Introduction to Part IV: Product quality and information
So far in this book, we have mainly been dealing with search goods, that is, products or services with features and characteristics that can easily be evaluated before purchase. In contrast, this part of the book examines products and services with characteristics that can only be ascertained upon consumption because they are difficult to observe in advance. We talk here of experience goods.
Managing experience goods is the day-to-day concern of large firms selling consumer goods, such as Nestlė Procter&Gamble or Unilever. These firms frequently introduce new branded products. They are always interested in not only making consumers aware of the product (e.g., through advertising as we have analysed in Chapter 6) but also convincing consumers that the new product satisfies their wants. Perhaps the main challenge when launching a new product is that consumers do not observe the quality of the product, as is typically the case with experience goods. Similarly, firms that enter an otherwise perfectly competitive industry with a patented product (or, alternatively, open new markets with a proprietary technology) often produce an experience good.
These markets are characterized by asymmetric information as consumers have less information than the producers about product quality. In such markets, firms have to convince consumers that their products are of high quality. To this end, firms can use a variety of marketing instruments. This is the topic of the following two chapters. We mostly focus on markets in which a single firm has market power; situations in which multiple firms have market power are more challenging and will not be analysed systematically in this context.

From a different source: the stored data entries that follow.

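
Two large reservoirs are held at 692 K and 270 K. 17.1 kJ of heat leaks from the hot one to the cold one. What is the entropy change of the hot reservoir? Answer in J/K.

ΔS_hot = -24.7 J/K

The hot reservoir loses heat Q, so ΔS_hot = −Q/T_H = −17100/692 = -24.7 J/K.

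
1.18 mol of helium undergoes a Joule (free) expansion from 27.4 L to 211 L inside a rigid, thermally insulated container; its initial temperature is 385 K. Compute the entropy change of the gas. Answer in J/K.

ΔS_gas = 20 J/K

No heat is exchanged and no work is done, so the ideal-gas temperature stays constant.
Entropy is a state function; using a reversible isothermal path, ΔS_gas = nR ln(V₂/V₁) = 1.18 × 8.314 × ln(211/27.4) = 20 J/K.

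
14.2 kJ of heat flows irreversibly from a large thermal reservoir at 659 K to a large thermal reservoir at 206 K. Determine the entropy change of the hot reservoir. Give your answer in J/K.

The hot reservoir loses heat Q, so ΔS_hot = −Q/T_H = −14200/659 = -21.5 J/K.

ΔS_hot = -21.5 J/K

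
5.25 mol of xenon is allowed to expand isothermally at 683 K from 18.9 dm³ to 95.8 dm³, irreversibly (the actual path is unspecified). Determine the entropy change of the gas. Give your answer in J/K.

ΔS_gas = 70.8 J/K

Entropy is a state function, so ΔS_gas depends only on the end states.
For an isothermal ideal gas ΔS_gas = nR ln(V₂/V₁) = 5.25 × 8.314 × ln(95.8/18.9) = 70.8 J/K.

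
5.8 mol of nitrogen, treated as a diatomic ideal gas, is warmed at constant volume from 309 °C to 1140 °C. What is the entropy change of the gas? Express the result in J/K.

In kelvin: T₁ = 582.15 K, T₂ = 1413.15 K. At constant volume, ΔS = nC_V ln(T₂/T₁) with C_V = 5R/2 = 20.79 J mol⁻¹ K⁻¹.
ΔS = 5.8 × 20.79 × ln(1413.15/582.15) = 107 J/K.

ΔS = 107 J/K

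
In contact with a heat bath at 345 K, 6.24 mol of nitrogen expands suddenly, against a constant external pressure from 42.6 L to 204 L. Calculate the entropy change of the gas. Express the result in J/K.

ΔS_gas = 81.3 J/K

Entropy is a state function, so ΔS_gas depends only on the end states.
For an isothermal ideal gas ΔS_gas = nR ln(V₂/V₁) = 6.24 × 8.314 × ln(204/42.6) = 81.3 J/K.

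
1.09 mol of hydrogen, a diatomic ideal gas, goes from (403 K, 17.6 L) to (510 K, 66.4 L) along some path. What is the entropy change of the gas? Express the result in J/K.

Entropy is a state function: ΔS = nC_V ln(T₂/T₁) + nR ln(V₂/V₁), with C_V = 5R/2 = 20.79 J mol⁻¹ K⁻¹ for a diatomic ideal gas.
ΔS = 1.09 × [20.79 × ln(510/403) + 8.314 × ln(66.4/17.6)] = 17.4 J/K.

ΔS = 17.4 J/K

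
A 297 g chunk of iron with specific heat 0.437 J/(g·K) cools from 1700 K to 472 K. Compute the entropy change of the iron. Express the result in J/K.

ΔS = -166 J/K

ΔS = ∫dQ_rev/T = m c ln(T₂/T₁) = 297 × 0.437 × ln(472/1700) = -166 J/K.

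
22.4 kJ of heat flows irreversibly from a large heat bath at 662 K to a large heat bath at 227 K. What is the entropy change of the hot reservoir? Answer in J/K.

The hot reservoir loses heat Q, so ΔS_hot = −Q/T_H = −22400/662 = -33.8 J/K.

ΔS_hot = -33.8 J/K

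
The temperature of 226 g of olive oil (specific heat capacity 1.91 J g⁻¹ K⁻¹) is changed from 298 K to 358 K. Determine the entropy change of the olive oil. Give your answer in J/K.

ΔS = ∫dQ_rev/T = m c ln(T₂/T₁) = 226 × 1.91 × ln(358/298) = 79.2 J/K.

ΔS = 79.2 J/K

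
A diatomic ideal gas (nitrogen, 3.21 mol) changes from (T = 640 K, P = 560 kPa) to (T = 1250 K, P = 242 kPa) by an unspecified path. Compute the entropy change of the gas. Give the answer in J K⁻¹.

ΔS = nC_p ln(T₂/T₁) − nR ln(P₂/P₁), with C_p = 7R/2 = 29.1 J mol⁻¹ K⁻¹ for a diatomic ideal gas.
ΔS = 3.21 × [29.1 × ln(1250/640) − 8.314 × ln(242/560)] = 84.9 J/K.

ΔS = 84.9 J/K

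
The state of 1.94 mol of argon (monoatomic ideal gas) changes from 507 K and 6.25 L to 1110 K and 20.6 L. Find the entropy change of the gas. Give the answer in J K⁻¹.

Entropy is a state function: ΔS = nC_V ln(T₂/T₁) + nR ln(V₂/V₁), with C_V = 3R/2 = 12.47 J mol⁻¹ K⁻¹ for a monoatomic ideal gas.
ΔS = 1.94 × [12.47 × ln(1110/507) + 8.314 × ln(20.6/6.25)] = 38.2 J/K.

ΔS = 38.2 J/K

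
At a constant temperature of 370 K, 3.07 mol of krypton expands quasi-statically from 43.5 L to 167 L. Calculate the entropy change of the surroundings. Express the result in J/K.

ΔS_surr = -34.3 J/K

For an isothermal ideal gas ΔS_gas = nR ln(V₂/V₁) = 3.07 × 8.314 × ln(167/43.5) = 34.3 J/K.
The process is reversible, so ΔS_surr = −ΔS_gas = -34.3 J/K and ΔS_universe = 0.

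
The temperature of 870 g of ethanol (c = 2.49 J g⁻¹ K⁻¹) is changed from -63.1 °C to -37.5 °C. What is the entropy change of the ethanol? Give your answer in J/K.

In kelvin: T₁ = 210.05 K, T₂ = 235.65 K. ΔS = ∫dQ_rev/T = m c ln(T₂/T₁) = 870 × 2.49 × ln(235.65/210.05) = 249 J/K.

ΔS = 249 J/K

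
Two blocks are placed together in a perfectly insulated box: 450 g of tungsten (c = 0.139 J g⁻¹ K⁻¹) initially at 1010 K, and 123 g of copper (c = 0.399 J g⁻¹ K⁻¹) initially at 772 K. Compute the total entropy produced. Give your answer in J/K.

ΔS_total = 0.979 J/K

Energy balance: T_f = (m₁c₁T₁ + m₂c₂T₂)/(m₁c₁ + m₂c₂) = 905.36 K.
ΔS₁ = m₁c₁ ln(T_f/T₁) = 62.55 × ln(905.36/1010) = -6.841 J/K.
ΔS₂ = m₂c₂ ln(T_f/T₂) = 49.077 × ln(905.36/772) = 7.82 J/K.
ΔS_total = -6.841 + 7.82 = 0.979 J/K.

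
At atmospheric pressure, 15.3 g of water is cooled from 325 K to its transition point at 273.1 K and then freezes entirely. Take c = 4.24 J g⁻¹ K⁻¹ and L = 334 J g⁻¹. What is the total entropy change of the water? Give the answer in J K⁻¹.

Cooling step: ΔS₁ = m c ln(T_tr/T_i) = 15.3 × 4.24 × ln(273.1/325) = -11.29 J/K.
Phase change: ΔS₂ = −mL/T_tr = −15.3 × 334 / 273.1 = -18.71 J/K.
ΔS_total = (-11.29) + (-18.71) = -30 J/K.

ΔS = -30 J/K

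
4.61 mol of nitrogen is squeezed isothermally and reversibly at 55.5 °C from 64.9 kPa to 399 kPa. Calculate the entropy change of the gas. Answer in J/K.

ΔS_gas = -69.6 J/K

For an isothermal ideal gas ΔS_gas = nR ln(P₁/P₂) = 4.61 × 8.314 × ln(64.9/399) = -69.6 J/K.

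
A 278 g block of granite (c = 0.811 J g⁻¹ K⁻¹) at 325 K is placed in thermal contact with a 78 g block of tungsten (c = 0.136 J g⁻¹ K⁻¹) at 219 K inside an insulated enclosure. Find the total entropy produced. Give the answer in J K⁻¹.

Energy balance: T_f = (m₁c₁T₁ + m₂c₂T₂)/(m₁c₁ + m₂c₂) = 320.24 K.
ΔS₁ = m₁c₁ ln(T_f/T₁) = 225.458 × ln(320.24/325) = -3.329 J/K.
ΔS₂ = m₂c₂ ln(T_f/T₂) = 10.608 × ln(320.24/219) = 4.031 J/K.
ΔS_total = -3.329 + 4.031 = 0.702 J/K.

ΔS_total = 0.702 J/K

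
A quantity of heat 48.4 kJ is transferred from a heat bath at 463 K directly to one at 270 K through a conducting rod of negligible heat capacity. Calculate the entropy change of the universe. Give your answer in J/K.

ΔS_hot = −Q/T_H = −48400/463 = -104.54 J/K and ΔS_cold = +Q/T_C = 48400/270 = 179.26 J/K.
ΔS_total = -104.54 + 179.26 = 74.7 J/K, positive as the second law requires.

ΔS_total = 74.7 J/K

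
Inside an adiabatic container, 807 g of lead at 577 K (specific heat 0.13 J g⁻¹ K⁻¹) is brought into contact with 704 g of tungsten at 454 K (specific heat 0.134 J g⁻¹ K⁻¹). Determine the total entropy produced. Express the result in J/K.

ΔS_total = 1.42 J/K

Energy balance: T_f = (m₁c₁T₁ + m₂c₂T₂)/(m₁c₁ + m₂c₂) = 518.76 K.
ΔS₁ = m₁c₁ ln(T_f/T₁) = 104.91 × ln(518.76/577) = -11.16 J/K.
ΔS₂ = m₂c₂ ln(T_f/T₂) = 94.336 × ln(518.76/454) = 12.58 J/K.
ΔS_total = -11.16 + 12.58 = 1.42 J/K.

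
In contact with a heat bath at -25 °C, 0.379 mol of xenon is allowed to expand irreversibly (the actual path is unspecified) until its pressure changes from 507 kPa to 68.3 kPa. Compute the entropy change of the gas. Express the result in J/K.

ΔS_gas = 6.32 J/K

Entropy is a state function, so ΔS_gas depends only on the end states.
For an isothermal ideal gas ΔS_gas = nR ln(P₁/P₂) = 0.379 × 8.314 × ln(507/68.3) = 6.32 J/K.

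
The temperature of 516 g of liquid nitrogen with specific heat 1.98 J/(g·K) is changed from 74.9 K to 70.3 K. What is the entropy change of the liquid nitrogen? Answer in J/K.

ΔS = -64.8 J/K

ΔS = ∫dQ_rev/T = m c ln(T₂/T₁) = 516 × 1.98 × ln(70.3/74.9) = -64.8 J/K.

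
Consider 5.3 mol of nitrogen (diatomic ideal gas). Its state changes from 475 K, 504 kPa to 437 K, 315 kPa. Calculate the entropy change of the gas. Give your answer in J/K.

ΔS = 7.85 J/K

ΔS = nC_p ln(T₂/T₁) − nR ln(P₂/P₁), with C_p = 7R/2 = 29.1 J mol⁻¹ K⁻¹ for a diatomic ideal gas.
ΔS = 5.3 × [29.1 × ln(437/475) − 8.314 × ln(315/504)] = 7.85 J/K.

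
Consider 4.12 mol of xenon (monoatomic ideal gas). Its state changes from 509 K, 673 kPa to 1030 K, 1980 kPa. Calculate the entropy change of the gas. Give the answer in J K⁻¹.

ΔS = nC_p ln(T₂/T₁) − nR ln(P₂/P₁), with C_p = 5R/2 = 20.79 J mol⁻¹ K⁻¹ for a monoatomic ideal gas.
ΔS = 4.12 × [20.79 × ln(1030/509) − 8.314 × ln(1980/673)] = 23.4 J/K.

ΔS = 23.4 J/K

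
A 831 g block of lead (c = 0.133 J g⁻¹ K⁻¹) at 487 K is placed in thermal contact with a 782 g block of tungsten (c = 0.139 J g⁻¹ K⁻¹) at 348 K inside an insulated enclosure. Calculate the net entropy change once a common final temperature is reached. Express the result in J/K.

ΔS_total = 3.08 J/K

Energy balance: T_f = (m₁c₁T₁ + m₂c₂T₂)/(m₁c₁ + m₂c₂) = 418.08 K.
ΔS₁ = m₁c₁ ln(T_f/T₁) = 110.523 × ln(418.08/487) = -16.865 J/K.
ΔS₂ = m₂c₂ ln(T_f/T₂) = 108.698 × ln(418.08/348) = 19.942 J/K.
ΔS_total = -16.865 + 19.942 = 3.08 J/K.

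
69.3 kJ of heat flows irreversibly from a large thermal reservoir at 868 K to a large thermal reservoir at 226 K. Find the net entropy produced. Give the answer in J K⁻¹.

ΔS_total = 227 J/K

ΔS_hot = −Q/T_H = −69300/868 = -79.84 J/K and ΔS_cold = +Q/T_C = 69300/226 = 306.6 J/K.
ΔS_total = -79.84 + 306.6 = 227 J/K, positive as the second law requires.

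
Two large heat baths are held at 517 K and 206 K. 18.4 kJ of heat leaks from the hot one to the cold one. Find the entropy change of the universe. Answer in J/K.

ΔS_total = 53.7 J/K

ΔS_hot = −Q/T_H = −18400/517 = -35.59 J/K and ΔS_cold = +Q/T_C = 18400/206 = 89.32 J/K.
ΔS_total = -35.59 + 89.32 = 53.7 J/K, positive as the second law requires.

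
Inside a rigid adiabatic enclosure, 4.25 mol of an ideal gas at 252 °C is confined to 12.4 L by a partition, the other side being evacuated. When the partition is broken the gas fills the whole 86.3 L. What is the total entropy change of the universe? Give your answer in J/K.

ΔS_universe = 68.6 J/K

No heat is exchanged and no work is done, so the ideal-gas temperature stays constant.
Entropy is a state function; using a reversible isothermal path, ΔS_gas = nR ln(V₂/V₁) = 4.25 × 8.314 × ln(86.3/12.4) = 68.6 J/K.
The insulated surroundings exchange no heat, so ΔS_surr = 0 and ΔS_universe = ΔS_gas.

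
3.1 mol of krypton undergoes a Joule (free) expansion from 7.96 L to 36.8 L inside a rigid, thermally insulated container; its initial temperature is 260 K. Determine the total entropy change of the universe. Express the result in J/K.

For an ideal gas in free expansion Q = 0 and W = 0, so T is unchanged.
Entropy is a state function; using a reversible isothermal path, ΔS_gas = nR ln(V₂/V₁) = 3.1 × 8.314 × ln(36.8/7.96) = 39.5 J/K.
The insulated surroundings exchange no heat, so ΔS_surr = 0 and ΔS_universe = ΔS_gas.

ΔS_universe = 39.5 J/K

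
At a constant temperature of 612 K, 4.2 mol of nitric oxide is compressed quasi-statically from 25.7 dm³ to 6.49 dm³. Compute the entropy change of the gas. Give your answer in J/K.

For an isothermal ideal gas ΔS_gas = nR ln(V₂/V₁) = 4.2 × 8.314 × ln(6.49/25.7) = -48.1 J/K.

ΔS_gas = -48.1 J/K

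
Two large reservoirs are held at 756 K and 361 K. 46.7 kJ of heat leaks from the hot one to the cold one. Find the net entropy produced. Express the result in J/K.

ΔS_total = 67.6 J/K

ΔS_hot = −Q/T_H = −46700/756 = -61.77 J/K and ΔS_cold = +Q/T_C = 46700/361 = 129.4 J/K.
ΔS_total = -61.77 + 129.4 = 67.6 J/K, positive as the second law requires.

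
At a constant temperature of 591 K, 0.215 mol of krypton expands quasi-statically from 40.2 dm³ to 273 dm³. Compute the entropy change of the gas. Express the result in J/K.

ΔS_gas = 3.42 J/K

For an isothermal ideal gas ΔS_gas = nR ln(V₂/V₁) = 0.215 × 8.314 × ln(273/40.2) = 3.42 J/K.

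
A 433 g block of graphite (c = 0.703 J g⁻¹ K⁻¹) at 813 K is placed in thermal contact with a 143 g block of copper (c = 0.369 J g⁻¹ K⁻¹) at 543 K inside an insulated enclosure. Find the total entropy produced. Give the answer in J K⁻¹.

Energy balance: T_f = (m₁c₁T₁ + m₂c₂T₂)/(m₁c₁ + m₂c₂) = 773.11 K.
ΔS₁ = m₁c₁ ln(T_f/T₁) = 304.399 × ln(773.11/813) = -15.31 J/K.
ΔS₂ = m₂c₂ ln(T_f/T₂) = 52.767 × ln(773.11/543) = 18.64 J/K.
ΔS_total = -15.31 + 18.64 = 3.33 J/K.

ΔS_total = 3.33 J/K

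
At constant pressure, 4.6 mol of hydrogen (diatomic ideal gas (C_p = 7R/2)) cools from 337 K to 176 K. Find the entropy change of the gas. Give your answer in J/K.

ΔS = -87 J/K

At constant pressure, ΔS = nC_p ln(T₂/T₁) with C_p = 7R/2 = 29.1 J mol⁻¹ K⁻¹.
ΔS = 4.6 × 29.1 × ln(176/337) = -87 J/K.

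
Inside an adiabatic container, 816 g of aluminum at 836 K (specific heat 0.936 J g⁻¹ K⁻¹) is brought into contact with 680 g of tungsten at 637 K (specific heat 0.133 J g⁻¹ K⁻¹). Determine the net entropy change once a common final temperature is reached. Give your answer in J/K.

ΔS_total = 2.78 J/K

Energy balance: T_f = (m₁c₁T₁ + m₂c₂T₂)/(m₁c₁ + m₂c₂) = 814.93 K.
ΔS₁ = m₁c₁ ln(T_f/T₁) = 763.776 × ln(814.93/836) = -19.5 J/K.
ΔS₂ = m₂c₂ ln(T_f/T₂) = 90.44 × ln(814.93/637) = 22.28 J/K.
ΔS_total = -19.5 + 22.28 = 2.78 J/K.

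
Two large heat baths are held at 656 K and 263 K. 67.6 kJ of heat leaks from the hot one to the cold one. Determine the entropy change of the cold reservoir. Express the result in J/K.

The cold reservoir gains heat Q, so ΔS_cold = +Q/T_C = 67600/263 = 257 J/K.

ΔS_cold = 257 J/K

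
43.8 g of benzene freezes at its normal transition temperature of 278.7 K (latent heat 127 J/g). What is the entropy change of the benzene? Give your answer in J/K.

Heat released by the substance: Q = −mL = −43.8 × 127 = −5562.6 J.
At constant T, ΔS = Q_rev/T = −5562.6 / 278.7 = -20 J/K.

ΔS = -20 J/K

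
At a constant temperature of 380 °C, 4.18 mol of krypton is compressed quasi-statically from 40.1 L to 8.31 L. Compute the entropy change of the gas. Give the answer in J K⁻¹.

For an isothermal ideal gas ΔS_gas = nR ln(V₂/V₁) = 4.18 × 8.314 × ln(8.31/40.1) = -54.7 J/K.

ΔS_gas = -54.7 J/K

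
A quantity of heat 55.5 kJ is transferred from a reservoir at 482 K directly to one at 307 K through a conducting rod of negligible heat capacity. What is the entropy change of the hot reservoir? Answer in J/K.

ΔS_hot = -115 J/K

The hot reservoir loses heat Q, so ΔS_hot = −Q/T_H = −55500/482 = -115 J/K.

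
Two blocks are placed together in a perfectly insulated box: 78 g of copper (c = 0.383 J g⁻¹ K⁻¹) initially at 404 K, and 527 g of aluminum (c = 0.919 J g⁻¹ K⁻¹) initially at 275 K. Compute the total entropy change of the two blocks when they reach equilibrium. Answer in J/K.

Energy balance: T_f = (m₁c₁T₁ + m₂c₂T₂)/(m₁c₁ + m₂c₂) = 282.49 K.
ΔS₁ = m₁c₁ ln(T_f/T₁) = 29.874 × ln(282.49/404) = -10.6876 J/K.
ΔS₂ = m₂c₂ ln(T_f/T₂) = 484.313 × ln(282.49/275) = 13.0228 J/K.
ΔS_total = -10.6876 + 13.0228 = 2.34 J/K.

ΔS_total = 2.34 J/K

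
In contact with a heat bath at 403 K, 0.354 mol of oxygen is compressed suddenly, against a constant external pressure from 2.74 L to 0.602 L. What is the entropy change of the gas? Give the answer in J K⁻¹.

ΔS_gas = -4.46 J/K

Entropy is a state function, so ΔS_gas depends only on the end states.
For an isothermal ideal gas ΔS_gas = nR ln(V₂/V₁) = 0.354 × 8.314 × ln(0.602/2.74) = -4.46 J/K.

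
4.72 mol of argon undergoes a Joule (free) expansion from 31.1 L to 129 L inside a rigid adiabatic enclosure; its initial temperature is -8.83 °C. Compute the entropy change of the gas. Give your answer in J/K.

No heat is exchanged and no work is done, so the ideal-gas temperature stays constant.
Entropy is a state function; using a reversible isothermal path, ΔS_gas = nR ln(V₂/V₁) = 4.72 × 8.314 × ln(129/31.1) = 55.8 J/K.

ΔS_gas = 55.8 J/K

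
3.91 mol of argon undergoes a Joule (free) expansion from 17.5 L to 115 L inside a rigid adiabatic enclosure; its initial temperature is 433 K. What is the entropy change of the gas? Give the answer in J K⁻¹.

ΔS_gas = 61.2 J/K

No heat is exchanged and no work is done, so the ideal-gas temperature stays constant.
Entropy is a state function; using a reversible isothermal path, ΔS_gas = nR ln(V₂/V₁) = 3.91 × 8.314 × ln(115/17.5) = 61.2 J/K.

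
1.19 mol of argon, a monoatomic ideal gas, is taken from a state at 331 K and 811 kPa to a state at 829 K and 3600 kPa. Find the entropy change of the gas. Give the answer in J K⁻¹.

ΔS = 7.96 J/K

ΔS = nC_p ln(T₂/T₁) − nR ln(P₂/P₁), with C_p = 5R/2 = 20.79 J mol⁻¹ K⁻¹ for a monoatomic ideal gas.
ΔS = 1.19 × [20.79 × ln(829/331) − 8.314 × ln(3600/811)] = 7.96 J/K.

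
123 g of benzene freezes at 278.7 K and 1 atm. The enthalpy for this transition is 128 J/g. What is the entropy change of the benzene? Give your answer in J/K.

Heat released by the substance: Q = −mL = −123 × 128 = −15744 J.
At constant T, ΔS = Q_rev/T = −15744 / 278.7 = -56.5 J/K.

ΔS = -56.5 J/K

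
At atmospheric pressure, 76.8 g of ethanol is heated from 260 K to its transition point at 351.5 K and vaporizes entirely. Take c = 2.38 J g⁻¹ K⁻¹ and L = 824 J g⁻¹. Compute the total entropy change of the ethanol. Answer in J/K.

Warming step: ΔS₁ = m c ln(T_tr/T_i) = 76.8 × 2.38 × ln(351.5/260) = 55.11 J/K.
Phase change: ΔS₂ = +mL/T_tr = 76.8 × 824 / 351.5 = 180 J/K.
ΔS_total = (55.11) + (180) = 235 J/K.

ΔS = 235 J/K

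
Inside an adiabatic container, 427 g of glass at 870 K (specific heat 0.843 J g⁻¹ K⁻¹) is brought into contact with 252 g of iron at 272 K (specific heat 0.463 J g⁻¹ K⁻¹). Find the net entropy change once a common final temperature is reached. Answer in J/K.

Energy balance: T_f = (m₁c₁T₁ + m₂c₂T₂)/(m₁c₁ + m₂c₂) = 723.62 K.
ΔS₁ = m₁c₁ ln(T_f/T₁) = 359.961 × ln(723.62/870) = -66.317 J/K.
ΔS₂ = m₂c₂ ln(T_f/T₂) = 116.676 × ln(723.62/272) = 114.16 J/K.
ΔS_total = -66.317 + 114.16 = 47.8 J/K.

ΔS_total = 47.8 J/K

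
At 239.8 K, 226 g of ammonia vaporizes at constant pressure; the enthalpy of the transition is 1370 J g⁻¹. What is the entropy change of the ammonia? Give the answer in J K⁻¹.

ΔS = 1290 J/K

Heat absorbed by the substance: Q = mL = 226 × 1370 = 309620 J.
At constant T, ΔS = Q_rev/T = 309620 / 239.8 = 1290 J/K.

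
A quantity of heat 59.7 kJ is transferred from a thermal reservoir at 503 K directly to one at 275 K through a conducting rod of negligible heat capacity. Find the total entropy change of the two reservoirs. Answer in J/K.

ΔS_hot = −Q/T_H = −59700/503 = -118.7 J/K and ΔS_cold = +Q/T_C = 59700/275 = 217.1 J/K.
ΔS_total = -118.7 + 217.1 = 98.4 J/K, positive as the second law requires.

ΔS_total = 98.4 J/K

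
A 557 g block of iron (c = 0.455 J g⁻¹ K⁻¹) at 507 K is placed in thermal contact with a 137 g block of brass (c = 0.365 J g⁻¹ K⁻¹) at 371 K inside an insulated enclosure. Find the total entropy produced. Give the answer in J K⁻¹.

Energy balance: T_f = (m₁c₁T₁ + m₂c₂T₂)/(m₁c₁ + m₂c₂) = 484.59 K.
ΔS₁ = m₁c₁ ln(T_f/T₁) = 253.435 × ln(484.59/507) = -11.46 J/K.
ΔS₂ = m₂c₂ ln(T_f/T₂) = 50.005 × ln(484.59/371) = 13.36 J/K.
ΔS_total = -11.46 + 13.36 = 1.9 J/K.

ΔS_total = 1.9 J/K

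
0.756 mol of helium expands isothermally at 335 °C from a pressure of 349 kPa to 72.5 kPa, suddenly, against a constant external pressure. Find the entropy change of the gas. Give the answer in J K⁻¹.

ΔS_gas = 9.88 J/K

Entropy is a state function, so ΔS_gas depends only on the end states.
For an isothermal ideal gas ΔS_gas = nR ln(P₁/P₂) = 0.756 × 8.314 × ln(349/72.5) = 9.88 J/K.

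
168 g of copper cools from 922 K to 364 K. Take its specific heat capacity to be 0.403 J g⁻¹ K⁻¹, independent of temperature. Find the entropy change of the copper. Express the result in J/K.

ΔS = -62.9 J/K

ΔS = ∫dQ_rev/T = m c ln(T₂/T₁) = 168 × 0.403 × ln(364/922) = -62.9 J/K.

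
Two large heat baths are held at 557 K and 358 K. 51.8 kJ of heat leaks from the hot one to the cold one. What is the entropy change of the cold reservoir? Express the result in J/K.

ΔS_cold = 145 J/K

The cold reservoir gains heat Q, so ΔS_cold = +Q/T_C = 51800/358 = 145 J/K.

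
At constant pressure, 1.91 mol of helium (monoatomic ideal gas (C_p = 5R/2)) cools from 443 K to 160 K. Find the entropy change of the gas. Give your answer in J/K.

ΔS = -40.4 J/K

At constant pressure, ΔS = nC_p ln(T₂/T₁) with C_p = 5R/2 = 20.79 J mol⁻¹ K⁻¹.
ΔS = 1.91 × 20.79 × ln(160/443) = -40.4 J/K.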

In Chapter 12, we analyse the basic problem of asymmetric information. Adverse selection may lead to a breakdown of quality in the market. If a firm has initially to invest in quality, the effect of asymmetric information on quality provision is ambiguous. In response to an asymmetric information problem, the firm may also choose from an arsenal of marketing devices. Here, we focus on price and advertising signals of quality, both in isolation and in combination.